Призраки Дарвина - Дорфман Ариэль. Страница 63

Она говорила о том, чтобы жить вместе, как любая другая пара, о концертах, которые мы могли бы посетить, о друзьях, которых мы могли бы вернуть или завести, о походах в бар и о том, как наслаждаться цветением молодости, что нам так долго было запрещено.

Она рассказывала об обедах в изысканных ресторанах, где можно попробовать блюда, которые я никогда не ел, и об экскурсиях по музеям, площадям и морским курортам на машине, которую она научит меня водить.

Она говорила о Париже и Берлине, о пляжах Бали, о мечетях Марокко и о высокогорьях Тибета, о просторах планеты, достопримечательностями которой мы теперь можем насладиться, не опасаясь попасть на бесконечные снимки тысяч обезумевших туристов.

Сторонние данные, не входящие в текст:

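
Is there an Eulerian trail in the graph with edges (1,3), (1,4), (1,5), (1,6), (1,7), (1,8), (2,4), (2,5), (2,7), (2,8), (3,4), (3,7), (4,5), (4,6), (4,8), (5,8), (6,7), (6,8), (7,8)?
Yes (the graph is connected and exactly 2 vertices have odd degree: {3, 7}; any Eulerian path must start and end at those)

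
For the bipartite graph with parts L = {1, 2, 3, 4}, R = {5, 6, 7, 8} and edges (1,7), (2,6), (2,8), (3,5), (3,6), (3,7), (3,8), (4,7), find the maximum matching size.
3 (matching: (1,7), (2,8), (3,6); upper bound min(|L|,|R|) = min(4,4) = 4)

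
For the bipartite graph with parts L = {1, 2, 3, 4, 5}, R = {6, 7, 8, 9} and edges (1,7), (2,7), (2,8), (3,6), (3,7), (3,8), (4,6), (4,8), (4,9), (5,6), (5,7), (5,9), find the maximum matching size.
4 (matching: (1,7), (2,8), (3,6), (4,9); upper bound min(|L|,|R|) = min(5,4) = 4)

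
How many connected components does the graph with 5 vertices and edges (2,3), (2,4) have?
3 (components: {1}, {2, 3, 4}, {5})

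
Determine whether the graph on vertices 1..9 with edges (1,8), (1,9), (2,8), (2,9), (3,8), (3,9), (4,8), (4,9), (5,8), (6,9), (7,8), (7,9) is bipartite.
Yes. Partition: {1, 2, 3, 4, 5, 6, 7}, {8, 9}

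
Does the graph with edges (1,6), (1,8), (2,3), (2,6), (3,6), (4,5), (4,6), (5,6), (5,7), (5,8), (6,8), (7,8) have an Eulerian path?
Yes — and in fact it has an Eulerian circuit (the graph is connected and all 8 vertices have even degree)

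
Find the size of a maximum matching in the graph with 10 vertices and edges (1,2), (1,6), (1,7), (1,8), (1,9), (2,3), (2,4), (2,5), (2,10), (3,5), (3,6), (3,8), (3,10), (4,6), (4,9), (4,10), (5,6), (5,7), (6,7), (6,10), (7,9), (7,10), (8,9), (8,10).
5 (matching: (1,7), (2,5), (3,6), (4,9), (8,10); upper bound floor(n/2) = floor(10/2) = 5)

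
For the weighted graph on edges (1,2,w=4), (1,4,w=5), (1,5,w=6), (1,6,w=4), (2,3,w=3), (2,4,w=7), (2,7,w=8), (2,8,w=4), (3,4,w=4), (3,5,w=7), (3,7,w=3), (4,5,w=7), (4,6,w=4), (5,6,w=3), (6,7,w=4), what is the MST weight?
25 (MST edges: (1,2,w=4), (1,6,w=4), (2,3,w=3), (2,8,w=4), (3,4,w=4), (3,7,w=3), (5,6,w=3); sum of weights 4 + 4 + 3 + 4 + 4 + 3 + 3 = 25)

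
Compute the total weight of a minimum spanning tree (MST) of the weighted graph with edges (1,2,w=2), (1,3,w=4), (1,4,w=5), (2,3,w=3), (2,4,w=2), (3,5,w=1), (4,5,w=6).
8 (MST edges: (1,2,w=2), (2,3,w=3), (2,4,w=2), (3,5,w=1); sum of weights 2 + 3 + 2 + 1 = 8)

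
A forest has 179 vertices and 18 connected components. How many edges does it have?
161 (Each of the 18 component trees on V_i vertices has V_i - 1 edges; summing gives V - C = 179 - 18 = 161)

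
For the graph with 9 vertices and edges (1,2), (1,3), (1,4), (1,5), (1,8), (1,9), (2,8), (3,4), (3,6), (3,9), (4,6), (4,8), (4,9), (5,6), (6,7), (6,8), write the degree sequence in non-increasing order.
[6, 5, 5, 4, 4, 3, 2, 2, 1] (degrees: deg(1)=6, deg(2)=2, deg(3)=4, deg(4)=5, deg(5)=2, deg(6)=5, deg(7)=1, deg(8)=4, deg(9)=3)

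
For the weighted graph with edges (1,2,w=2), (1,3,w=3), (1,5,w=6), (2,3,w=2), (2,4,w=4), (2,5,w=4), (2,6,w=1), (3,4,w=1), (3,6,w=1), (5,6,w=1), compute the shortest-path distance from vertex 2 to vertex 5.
2 (path: 2 -> 6 -> 5; weights 1 + 1 = 2)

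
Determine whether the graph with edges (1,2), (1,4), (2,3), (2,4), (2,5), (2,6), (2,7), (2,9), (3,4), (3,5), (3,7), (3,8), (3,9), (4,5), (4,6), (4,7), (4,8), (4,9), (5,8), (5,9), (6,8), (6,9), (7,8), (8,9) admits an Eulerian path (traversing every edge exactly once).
Yes (the graph is connected and exactly 2 vertices have odd degree: {2, 5}; any Eulerian path must start and end at those)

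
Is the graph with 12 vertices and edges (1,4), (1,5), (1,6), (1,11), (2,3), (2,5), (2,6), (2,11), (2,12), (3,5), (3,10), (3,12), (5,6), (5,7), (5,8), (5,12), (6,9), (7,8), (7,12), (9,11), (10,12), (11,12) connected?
Yes (BFS from 1 visits [1, 4, 5, 6, 11, 2, 3, 7, 8, 12, 9, 10] — all 12 vertices reached)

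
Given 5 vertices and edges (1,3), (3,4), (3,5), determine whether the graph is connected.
No, it has 2 components: {1, 3, 4, 5}, {2}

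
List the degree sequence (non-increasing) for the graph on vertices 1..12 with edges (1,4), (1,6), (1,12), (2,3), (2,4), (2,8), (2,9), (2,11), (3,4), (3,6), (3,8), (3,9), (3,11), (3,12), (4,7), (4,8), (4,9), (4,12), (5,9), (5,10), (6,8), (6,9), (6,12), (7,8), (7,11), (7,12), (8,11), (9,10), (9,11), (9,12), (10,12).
[8, 7, 7, 7, 6, 5, 5, 5, 4, 3, 3, 2] (degrees: deg(1)=3, deg(2)=5, deg(3)=7, deg(4)=7, deg(5)=2, deg(6)=5, deg(7)=4, deg(8)=6, deg(9)=8, deg(10)=3, deg(11)=5, deg(12)=7)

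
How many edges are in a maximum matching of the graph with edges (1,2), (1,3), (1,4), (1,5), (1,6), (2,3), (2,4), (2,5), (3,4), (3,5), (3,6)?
3 (matching: (1,5), (2,4), (3,6); upper bound floor(n/2) = floor(6/2) = 3)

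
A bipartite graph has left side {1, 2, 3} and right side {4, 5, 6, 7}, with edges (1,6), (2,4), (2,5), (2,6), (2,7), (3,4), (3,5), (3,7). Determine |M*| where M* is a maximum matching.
3 (matching: (1,6), (2,7), (3,5); upper bound min(|L|,|R|) = min(3,4) = 3)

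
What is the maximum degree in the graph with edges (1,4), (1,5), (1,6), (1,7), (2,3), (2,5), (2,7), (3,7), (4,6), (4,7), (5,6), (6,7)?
5 (attained at vertex 7)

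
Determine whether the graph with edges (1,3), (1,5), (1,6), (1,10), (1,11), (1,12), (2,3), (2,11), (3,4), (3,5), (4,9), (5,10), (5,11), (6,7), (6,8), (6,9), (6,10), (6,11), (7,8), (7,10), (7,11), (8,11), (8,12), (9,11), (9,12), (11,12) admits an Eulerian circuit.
Yes (the graph is connected and all 12 vertices have even degree)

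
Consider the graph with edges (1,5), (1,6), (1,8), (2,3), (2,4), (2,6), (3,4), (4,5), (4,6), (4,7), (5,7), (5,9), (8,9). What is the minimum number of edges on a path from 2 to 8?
3 (path: 2 -> 6 -> 1 -> 8, 3 edges)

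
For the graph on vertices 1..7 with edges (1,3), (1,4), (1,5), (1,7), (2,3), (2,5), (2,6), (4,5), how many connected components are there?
1 (components: {1, 2, 3, 4, 5, 6, 7})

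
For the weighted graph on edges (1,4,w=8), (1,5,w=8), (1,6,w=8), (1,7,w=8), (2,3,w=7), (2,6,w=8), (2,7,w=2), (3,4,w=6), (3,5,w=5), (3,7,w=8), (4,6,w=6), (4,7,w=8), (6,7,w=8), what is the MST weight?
34 (MST edges: (1,7,w=8), (2,3,w=7), (2,7,w=2), (3,4,w=6), (3,5,w=5), (4,6,w=6); sum of weights 8 + 7 + 2 + 6 + 5 + 6 = 34)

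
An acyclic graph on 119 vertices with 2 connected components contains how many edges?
117 (Each of the 2 component trees on V_i vertices has V_i - 1 edges; summing gives V - C = 119 - 2 = 117)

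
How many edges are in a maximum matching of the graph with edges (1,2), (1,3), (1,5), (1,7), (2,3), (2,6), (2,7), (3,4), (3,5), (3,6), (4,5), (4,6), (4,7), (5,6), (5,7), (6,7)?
3 (matching: (2,3), (4,6), (5,7); upper bound floor(n/2) = floor(7/2) = 3)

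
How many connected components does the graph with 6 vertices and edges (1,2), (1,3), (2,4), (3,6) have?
2 (components: {1, 2, 3, 4, 6}, {5})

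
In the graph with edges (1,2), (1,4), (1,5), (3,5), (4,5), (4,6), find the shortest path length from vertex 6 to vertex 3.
3 (path: 6 -> 4 -> 5 -> 3, 3 edges)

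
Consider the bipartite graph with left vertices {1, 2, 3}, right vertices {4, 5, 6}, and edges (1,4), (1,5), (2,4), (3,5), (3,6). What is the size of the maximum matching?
3 (matching: (1,5), (2,4), (3,6); upper bound min(|L|,|R|) = min(3,3) = 3)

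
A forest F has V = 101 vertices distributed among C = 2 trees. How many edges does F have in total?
99 (Each of the 2 component trees on V_i vertices has V_i - 1 edges; summing gives V - C = 101 - 2 = 99)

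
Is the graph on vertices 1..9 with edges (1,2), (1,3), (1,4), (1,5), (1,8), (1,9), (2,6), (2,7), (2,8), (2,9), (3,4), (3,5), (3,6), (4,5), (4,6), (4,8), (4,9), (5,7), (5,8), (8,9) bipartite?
No (odd cycle of length 3: 3 -> 1 -> 5 -> 3)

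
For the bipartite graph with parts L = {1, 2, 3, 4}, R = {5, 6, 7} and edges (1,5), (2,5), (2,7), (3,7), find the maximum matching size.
2 (matching: (1,5), (2,7); upper bound min(|L|,|R|) = min(4,3) = 3)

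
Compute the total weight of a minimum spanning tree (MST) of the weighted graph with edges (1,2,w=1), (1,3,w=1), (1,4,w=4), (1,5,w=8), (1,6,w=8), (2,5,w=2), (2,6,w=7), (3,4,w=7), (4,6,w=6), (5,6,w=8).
14 (MST edges: (1,2,w=1), (1,3,w=1), (1,4,w=4), (2,5,w=2), (4,6,w=6); sum of weights 1 + 1 + 4 + 2 + 6 = 14)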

Она говорила о том, чтобы построить собственный дом и идти рука об руку, чтобы обставить его и выбирать мебель всех цветов радуги, искать бытовую технику и хороший район с правильными соседями, запланировать отдельную комнату, куда мы переселим папу, когда он состарится и не сможет жить в одиночестве, чтобы заботиться о нем, как положено заботиться о старейшинах племени.

Она говорила, что нужно позаботиться о будущем, завести семейный альбом, где на первой странице мы двое держимся за руки и улыбаемся в камеру, или, может быть, открыть его снимком, на котором мы в унисон бороздим воды бассейна или озерную гладь; а еще она говорила о фотографиях детей, которых мы приведем в мир, и об их детях, а если нам повезет, то и о правнуках, а еще о фотографиях со свадьбы Хью и первого ребенка Вика, а также всяких годовщин, велосипедных прогулок, родительских собраний и демонстраций, чтобы рядом была еще куча народу, ну и о танцах, танцах, танцах.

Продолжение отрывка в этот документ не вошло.